Muchos santos Padres dicen que fremuerunt equi­vale a superbierunt: se ensoberbecieron. Como ex­ponente, baste esta cita de San Atanasio: «Cuan­do el salmista dice que las gentes y los pueblos se enfurecieron lo que quiere decir es que se ensoberbecieron: la soberbia es el tumulto interior de la arrogancia y la hinchazón personal».

Nabucodonosor, que acabó transformándose en animal enfurecido, es ejemplo clarísimo de esa equivalencia: la soberbia lo convirtió en fiera salvaje.

Esta soberbia, la jactancia, el maldito orgullo del hombre, es quien conduce la rebelión contra Dios y contra Cristo. El hombre, en su desenfrenada autoglorificación, se parece al gigante Goliat que desafía al pueblo protegido por Dios.

b) La ignorancia

San Beda hace este comentario interesante: las gentes bramaron y trazaron planes vanos «non advertentes medicum salutis». Por eso se vol­vieron contra Cristo: no advirtieron, no se dieron cuenta de que era «el médico portador de la sal­vación»: la malicia los cegó. Por eso no se dieron cuenta.

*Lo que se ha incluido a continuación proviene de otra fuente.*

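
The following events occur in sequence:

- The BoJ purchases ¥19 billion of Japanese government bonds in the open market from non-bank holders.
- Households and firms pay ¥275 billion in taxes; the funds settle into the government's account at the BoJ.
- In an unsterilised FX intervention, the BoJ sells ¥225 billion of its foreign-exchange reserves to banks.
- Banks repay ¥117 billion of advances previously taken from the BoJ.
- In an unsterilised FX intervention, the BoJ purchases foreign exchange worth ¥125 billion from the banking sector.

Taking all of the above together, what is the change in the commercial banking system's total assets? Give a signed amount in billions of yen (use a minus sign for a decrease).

-¥373 billion

Asset purchase (from non-banks) ¥19 billion: bank balance sheets expand → +¥19B.
Government account inflow ¥275 billion: bank balance sheets shrink → −¥275B.
FX sale ¥225 billion: just an asset swap on bank balance sheets → 0.
Discount-window repayment ¥117 billion: bank balance sheets shrink → −¥117B.
FX purchase ¥125 billion: just an asset swap on bank balance sheets → 0.
Net: 19 − 275 + 0 − 117 + 0 = -¥373 billion.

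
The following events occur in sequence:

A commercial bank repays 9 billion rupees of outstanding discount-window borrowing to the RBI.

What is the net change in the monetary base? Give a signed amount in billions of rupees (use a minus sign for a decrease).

Discount-window repayment 9 billion rupees: RBI balance sheet contracts → −9B.

-9 billion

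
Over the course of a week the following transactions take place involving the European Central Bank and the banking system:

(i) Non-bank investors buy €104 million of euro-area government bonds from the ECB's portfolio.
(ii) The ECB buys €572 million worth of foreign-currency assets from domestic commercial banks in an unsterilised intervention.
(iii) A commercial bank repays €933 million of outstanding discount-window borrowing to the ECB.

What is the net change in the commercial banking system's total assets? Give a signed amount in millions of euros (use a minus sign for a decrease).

Asset sale (to non-banks) €104 million: bank balance sheets shrink → −€104M.
FX purchase €572 million: just an asset swap on bank balance sheets → 0.
Discount-window repayment €933 million: bank balance sheets shrink → −€933M.
Net: −104 + 0 − 933 = -€1037 million.

-€1037 million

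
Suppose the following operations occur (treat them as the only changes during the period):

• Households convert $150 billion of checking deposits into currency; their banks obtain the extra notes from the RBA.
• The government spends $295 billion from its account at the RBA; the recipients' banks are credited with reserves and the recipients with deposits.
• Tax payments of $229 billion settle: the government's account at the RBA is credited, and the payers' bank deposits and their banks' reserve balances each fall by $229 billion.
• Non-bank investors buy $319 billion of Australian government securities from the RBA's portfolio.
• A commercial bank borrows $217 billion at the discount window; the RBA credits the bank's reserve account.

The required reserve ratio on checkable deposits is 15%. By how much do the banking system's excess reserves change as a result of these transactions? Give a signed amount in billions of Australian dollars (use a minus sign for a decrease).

-$125.55 billion

Currency withdrawal $150 billion: reserves −$150B, deposits −$150B.
Government spending $295 billion: reserves +$295B, deposits +$295B.
Government account inflow $229 billion: reserves −$229B, deposits −$229B.
Asset sale (to non-banks) $319 billion: reserves −$319B, deposits −$319B.
Discount-window loan $217 billion: reserves +$217B, deposits 0.
Totals: Δreserves = −$186B, Δdeposits = −$403B.
Δrequired reserves = 15% × −$403B = −$60.45B.
Δexcess reserves = Δreserves − Δrequired = −$186B − (−$60.45B) = -$125.55 billion.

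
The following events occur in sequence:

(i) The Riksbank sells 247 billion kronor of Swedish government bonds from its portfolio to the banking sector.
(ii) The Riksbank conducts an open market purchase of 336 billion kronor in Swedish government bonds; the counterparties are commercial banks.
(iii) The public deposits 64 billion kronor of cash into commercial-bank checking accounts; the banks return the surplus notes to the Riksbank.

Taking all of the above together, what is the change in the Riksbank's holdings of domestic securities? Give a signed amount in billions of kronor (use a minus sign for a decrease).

+89 billion

OMO sale (to banks) 247 billion kronor: securities removed from the Riksbank's portfolio → −247B.
OMO purchase (from banks) 336 billion kronor: securities added to the Riksbank's portfolio → +336B.
Currency deposit 64 billion kronor: the Riksbank's securities portfolio is untouched → 0.
Net: −247 + 336 + 0 = +89 billion.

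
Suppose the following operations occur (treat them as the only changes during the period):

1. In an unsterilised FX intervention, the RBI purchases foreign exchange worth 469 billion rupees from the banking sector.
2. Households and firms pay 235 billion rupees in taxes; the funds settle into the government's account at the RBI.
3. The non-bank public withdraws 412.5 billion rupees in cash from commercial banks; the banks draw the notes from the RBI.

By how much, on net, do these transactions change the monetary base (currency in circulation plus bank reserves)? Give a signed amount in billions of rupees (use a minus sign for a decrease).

+234 billion

RBI balance sheet:
  Assets:      Foreign assets +469B
  Liabilities: Bank reserves −178.5B, Currency in circulation +412.5B, Government deposits +235B
Commercial banking system:
  Assets:      Reserves at CB −178.5B, Foreign assets −469B
  Liabilities: Checkable deposits −647.5B
Monetary base = currency + reserves: +412.5B + (−178.5B) = +234 billion.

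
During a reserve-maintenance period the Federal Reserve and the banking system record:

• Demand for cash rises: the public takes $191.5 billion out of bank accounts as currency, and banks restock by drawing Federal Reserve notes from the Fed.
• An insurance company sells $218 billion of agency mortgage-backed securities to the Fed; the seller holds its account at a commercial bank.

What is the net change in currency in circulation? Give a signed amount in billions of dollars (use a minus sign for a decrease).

Currency withdrawal $191.5 billion: notes leave the central bank → +$191.5B.
Asset purchase (from non-banks) $218 billion: no currency enters or leaves circulation → 0.
Net: 191.5 + 0 = +$191.5 billion.

+$191.5 billion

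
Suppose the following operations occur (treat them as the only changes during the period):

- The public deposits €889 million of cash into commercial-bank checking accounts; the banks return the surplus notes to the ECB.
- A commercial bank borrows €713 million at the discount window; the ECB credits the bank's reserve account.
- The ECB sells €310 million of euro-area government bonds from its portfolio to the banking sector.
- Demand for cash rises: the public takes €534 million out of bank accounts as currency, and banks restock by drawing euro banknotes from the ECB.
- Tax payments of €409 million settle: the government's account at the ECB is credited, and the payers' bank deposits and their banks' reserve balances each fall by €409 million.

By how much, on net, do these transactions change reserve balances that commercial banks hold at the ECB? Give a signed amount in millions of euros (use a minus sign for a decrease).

+€349 million

Currency deposit €889 million: returned notes are swapped for reserve credit → +€889M.
Discount-window loan €713 million: the loan is credited to the bank's reserve account → +€713M.
OMO sale (to banks) €310 million: the buying banks pay out of their reserve balances → −€310M.
Currency withdrawal €534 million: banks swap reserves for currency → −€534M.
Government account inflow €409 million: funds move from bank reserves into the government account → −€409M.
Net: 889 + 713 − 310 − 534 − 409 = +€349 million.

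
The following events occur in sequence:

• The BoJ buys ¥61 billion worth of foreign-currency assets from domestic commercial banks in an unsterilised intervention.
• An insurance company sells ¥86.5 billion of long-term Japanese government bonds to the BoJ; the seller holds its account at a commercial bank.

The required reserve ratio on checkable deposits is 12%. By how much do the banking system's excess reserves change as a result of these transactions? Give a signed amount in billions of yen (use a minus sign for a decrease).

+¥137.12 billion

FX purchase ¥61 billion: reserves +¥61B, deposits 0.
Asset purchase (from non-banks) ¥86.5 billion: reserves +¥86.5B, deposits +¥86.5B.
Totals: Δreserves = +¥147.5B, Δdeposits = +¥86.5B.
Δrequired reserves = 12% × +¥86.5B = +¥10.38B.
Δexcess reserves = Δreserves − Δrequired = +¥147.5B − (+¥10.38B) = +¥137.12 billion.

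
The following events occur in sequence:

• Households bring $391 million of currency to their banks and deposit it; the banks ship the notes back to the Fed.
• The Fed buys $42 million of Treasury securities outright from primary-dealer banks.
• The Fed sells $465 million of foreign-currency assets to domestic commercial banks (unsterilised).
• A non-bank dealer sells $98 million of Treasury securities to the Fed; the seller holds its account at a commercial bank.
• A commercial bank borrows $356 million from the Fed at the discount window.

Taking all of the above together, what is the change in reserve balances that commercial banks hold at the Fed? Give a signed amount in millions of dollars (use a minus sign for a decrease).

+$422 million

Currency deposit $391 million: returned notes are swapped for reserve credit → +$391M.
OMO purchase (from banks) $42 million: the Fed pays by crediting reserve accounts → +$42M.
FX sale $465 million: the buying banks pay out of their reserve balances → −$465M.
Asset purchase (from non-banks) $98 million: the Fed pays by crediting reserve accounts → +$98M.
Discount-window loan $356 million: the loan is credited to the bank's reserve account → +$356M.
Net: 391 + 42 − 465 + 98 + 356 = +$422 million.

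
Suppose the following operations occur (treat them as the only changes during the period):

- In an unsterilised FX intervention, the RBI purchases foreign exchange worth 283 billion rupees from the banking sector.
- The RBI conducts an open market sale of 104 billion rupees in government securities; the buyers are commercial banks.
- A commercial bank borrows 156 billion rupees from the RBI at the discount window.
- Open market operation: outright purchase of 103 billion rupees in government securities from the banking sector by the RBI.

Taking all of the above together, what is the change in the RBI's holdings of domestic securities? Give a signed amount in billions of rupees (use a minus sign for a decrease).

-1 billion

FX purchase 283 billion rupees: the RBI's securities portfolio is untouched → 0.
OMO sale (to banks) 104 billion rupees: securities removed from the RBI's portfolio → −104B.
Discount-window loan 156 billion rupees: the RBI's securities portfolio is untouched → 0.
OMO purchase (from banks) 103 billion rupees: securities added to the RBI's portfolio → +103B.
Net: 0 − 104 + 0 + 103 = -1 billion.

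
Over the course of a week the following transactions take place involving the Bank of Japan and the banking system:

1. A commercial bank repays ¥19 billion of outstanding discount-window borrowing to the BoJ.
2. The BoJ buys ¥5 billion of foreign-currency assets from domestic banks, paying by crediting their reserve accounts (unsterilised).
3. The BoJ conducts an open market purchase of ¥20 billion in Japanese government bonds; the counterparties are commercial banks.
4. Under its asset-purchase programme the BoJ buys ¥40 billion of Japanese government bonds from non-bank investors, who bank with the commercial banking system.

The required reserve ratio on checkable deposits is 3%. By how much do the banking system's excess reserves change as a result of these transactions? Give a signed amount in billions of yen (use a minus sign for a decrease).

+¥44.8 billion

Discount-window repayment ¥19 billion: reserves −¥19B, deposits 0.
FX purchase ¥5 billion: reserves +¥5B, deposits 0.
OMO purchase (from banks) ¥20 billion: reserves +¥20B, deposits 0.
Asset purchase (from non-banks) ¥40 billion: reserves +¥40B, deposits +¥40B.
Totals: Δreserves = +¥46B, Δdeposits = +¥40B.
Δrequired reserves = 3% × +¥40B = +¥1.2B.
Δexcess reserves = Δreserves − Δrequired = +¥46B − (+¥1.2B) = +¥44.8 billion.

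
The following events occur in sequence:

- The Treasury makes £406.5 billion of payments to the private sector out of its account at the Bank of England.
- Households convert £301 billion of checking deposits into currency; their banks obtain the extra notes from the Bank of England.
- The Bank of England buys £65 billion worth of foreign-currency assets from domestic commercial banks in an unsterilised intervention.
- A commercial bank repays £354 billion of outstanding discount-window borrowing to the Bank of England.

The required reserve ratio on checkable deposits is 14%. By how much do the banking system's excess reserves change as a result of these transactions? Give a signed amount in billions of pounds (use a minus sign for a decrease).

Government spending £406.5 billion: reserves +£406.5B, deposits +£406.5B.
Currency withdrawal £301 billion: reserves −£301B, deposits −£301B.
FX purchase £65 billion: reserves +£65B, deposits 0.
Discount-window repayment £354 billion: reserves −£354B, deposits 0.
Totals: Δreserves = −£183.5B, Δdeposits = +£105.5B.
Δrequired reserves = 14% × +£105.5B = +£14.77B.
Δexcess reserves = Δreserves − Δrequired = −£183.5B − (+£14.77B) = -£198.27 billion.

-£198.27 billion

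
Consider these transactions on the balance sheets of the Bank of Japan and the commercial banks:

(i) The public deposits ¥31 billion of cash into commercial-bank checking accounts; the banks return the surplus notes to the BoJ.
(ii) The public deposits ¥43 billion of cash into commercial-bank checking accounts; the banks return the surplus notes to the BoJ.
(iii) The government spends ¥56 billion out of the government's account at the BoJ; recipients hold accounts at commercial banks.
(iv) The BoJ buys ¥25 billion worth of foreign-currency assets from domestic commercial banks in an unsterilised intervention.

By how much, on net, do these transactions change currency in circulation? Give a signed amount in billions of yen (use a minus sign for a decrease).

-¥74 billion

BoJ balance sheet:
  Assets:      Foreign assets +¥25B
  Liabilities: Bank reserves +¥155B, Currency in circulation −¥74B, Government deposits −¥56B
Commercial banking system:
  Assets:      Reserves at CB +¥155B, Foreign assets −¥25B
  Liabilities: Checkable deposits +¥130B
So the change in currency in circulation is -¥74 billion.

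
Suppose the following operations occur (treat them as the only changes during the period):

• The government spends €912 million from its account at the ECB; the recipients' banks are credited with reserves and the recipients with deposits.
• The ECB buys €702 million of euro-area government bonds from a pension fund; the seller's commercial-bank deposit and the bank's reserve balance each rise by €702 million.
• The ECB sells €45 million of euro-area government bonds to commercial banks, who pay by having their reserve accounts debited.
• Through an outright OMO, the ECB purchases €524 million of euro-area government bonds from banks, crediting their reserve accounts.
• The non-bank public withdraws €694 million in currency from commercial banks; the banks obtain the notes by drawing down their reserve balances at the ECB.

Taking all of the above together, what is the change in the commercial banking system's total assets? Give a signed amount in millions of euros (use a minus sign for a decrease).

+€920 million

ECB balance sheet:
  Assets:      Securities +€1181M
  Liabilities: Bank reserves +€1399M, Currency in circulation +€694M, Government deposits −€912M
Commercial banking system:
  Assets:      Reserves at CB +€1399M, Securities −€479M
  Liabilities: Checkable deposits +€920M
Change in total bank assets = +€920 million.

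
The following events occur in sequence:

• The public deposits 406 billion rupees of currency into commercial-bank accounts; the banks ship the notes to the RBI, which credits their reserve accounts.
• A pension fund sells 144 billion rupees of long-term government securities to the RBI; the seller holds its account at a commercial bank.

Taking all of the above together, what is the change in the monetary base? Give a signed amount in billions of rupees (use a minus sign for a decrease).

+144 billion

Currency deposit 406 billion rupees: just a shift between currency and reserves — both are base money → 0.
Asset purchase (from non-banks) 144 billion rupees: RBI balance sheet expands → +144B.
Net: 0 + 144 = +144 billion.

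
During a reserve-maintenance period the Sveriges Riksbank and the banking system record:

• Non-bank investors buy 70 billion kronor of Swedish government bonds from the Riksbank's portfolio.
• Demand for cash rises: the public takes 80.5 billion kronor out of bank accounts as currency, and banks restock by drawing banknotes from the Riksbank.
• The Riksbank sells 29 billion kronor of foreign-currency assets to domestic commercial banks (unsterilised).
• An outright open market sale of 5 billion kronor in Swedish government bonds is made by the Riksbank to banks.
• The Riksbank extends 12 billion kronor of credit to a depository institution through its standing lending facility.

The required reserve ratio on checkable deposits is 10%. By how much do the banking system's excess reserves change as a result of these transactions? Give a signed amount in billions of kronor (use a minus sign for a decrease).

Asset sale (to non-banks) 70 billion kronor: reserves −70B, deposits −70B.
Currency withdrawal 80.5 billion kronor: reserves −80.5B, deposits −80.5B.
FX sale 29 billion kronor: reserves −29B, deposits 0.
OMO sale (to banks) 5 billion kronor: reserves −5B, deposits 0.
Discount-window loan 12 billion kronor: reserves +12B, deposits 0.
Totals: Δreserves = −172.5B, Δdeposits = −150.5B.
Δrequired reserves = 10% × −150.5B = −15.05B.
Δexcess reserves = Δreserves − Δrequired = −172.5B − (−15.05B) = -157.45 billion.

-157.45 billion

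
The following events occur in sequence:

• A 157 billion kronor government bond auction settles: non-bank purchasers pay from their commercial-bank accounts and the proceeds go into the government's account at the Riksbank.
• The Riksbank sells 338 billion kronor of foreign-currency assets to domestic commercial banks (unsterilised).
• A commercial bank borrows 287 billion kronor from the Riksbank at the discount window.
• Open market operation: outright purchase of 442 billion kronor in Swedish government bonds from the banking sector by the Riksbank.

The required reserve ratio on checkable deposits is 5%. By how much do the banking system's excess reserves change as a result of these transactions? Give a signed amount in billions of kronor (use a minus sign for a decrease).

Government account inflow 157 billion kronor: reserves −157B, deposits −157B.
FX sale 338 billion kronor: reserves −338B, deposits 0.
Discount-window loan 287 billion kronor: reserves +287B, deposits 0.
OMO purchase (from banks) 442 billion kronor: reserves +442B, deposits 0.
Totals: Δreserves = +234B, Δdeposits = −157B.
Δrequired reserves = 5% × −157B = −7.85B.
Δexcess reserves = Δreserves − Δrequired = +234B − (−7.85B) = +241.85 billion.

+241.85 billion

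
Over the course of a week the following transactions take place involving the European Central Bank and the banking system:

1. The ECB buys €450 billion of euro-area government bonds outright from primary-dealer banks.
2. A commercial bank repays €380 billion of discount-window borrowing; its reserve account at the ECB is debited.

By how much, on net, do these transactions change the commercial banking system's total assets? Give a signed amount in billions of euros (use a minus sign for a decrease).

-€380 billion

OMO purchase (from banks) €450 billion: just an asset swap on bank balance sheets → 0.
Discount-window repayment €380 billion: bank balance sheets shrink → −€380B.
Net: 0 − 380 = -€380 billion.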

Enfermos tocados de muerte, cuando viene el médico que trae la salud, lo rechazan: porque no advierten que es la salvación, la única salvación posible.

Es tremenda esta falta de advertencia:

En su nacimiento, no había lugar para él en el mesón (Lc 2, 7). No advirtieron que se trataba del Mesías esperado.

En su vida pública, se extrañaban de que su­piese letras sin haber estudiado, y afirmaban que hacía milagros con el poder del demo­nio (Lc 11, 15)): No advertían que era el Camino, la Verdad y la Vida (Jn 14, 6).

En la Cruz, se burlaban de Él, y lo insulta­ban: Si eres hijo de Dios baja de la cruz y creeremos (Mt 27, 42). No advirtieron que crucifi­caban al Señor de la Gloria.

Esta falta de advertencia, esta ignorancia cul­pable (30), abarca a los hombres de todos los tiempos. Padre, perdónales: no advierten, no saben lo que hacen: se trata del grave pecado de haber perdido el sentido del pecado.

Santa María, Madre de Dios, ruega por nosotros pecadores. Ahora. Y también en la hora de nues­tra muerte. Amén.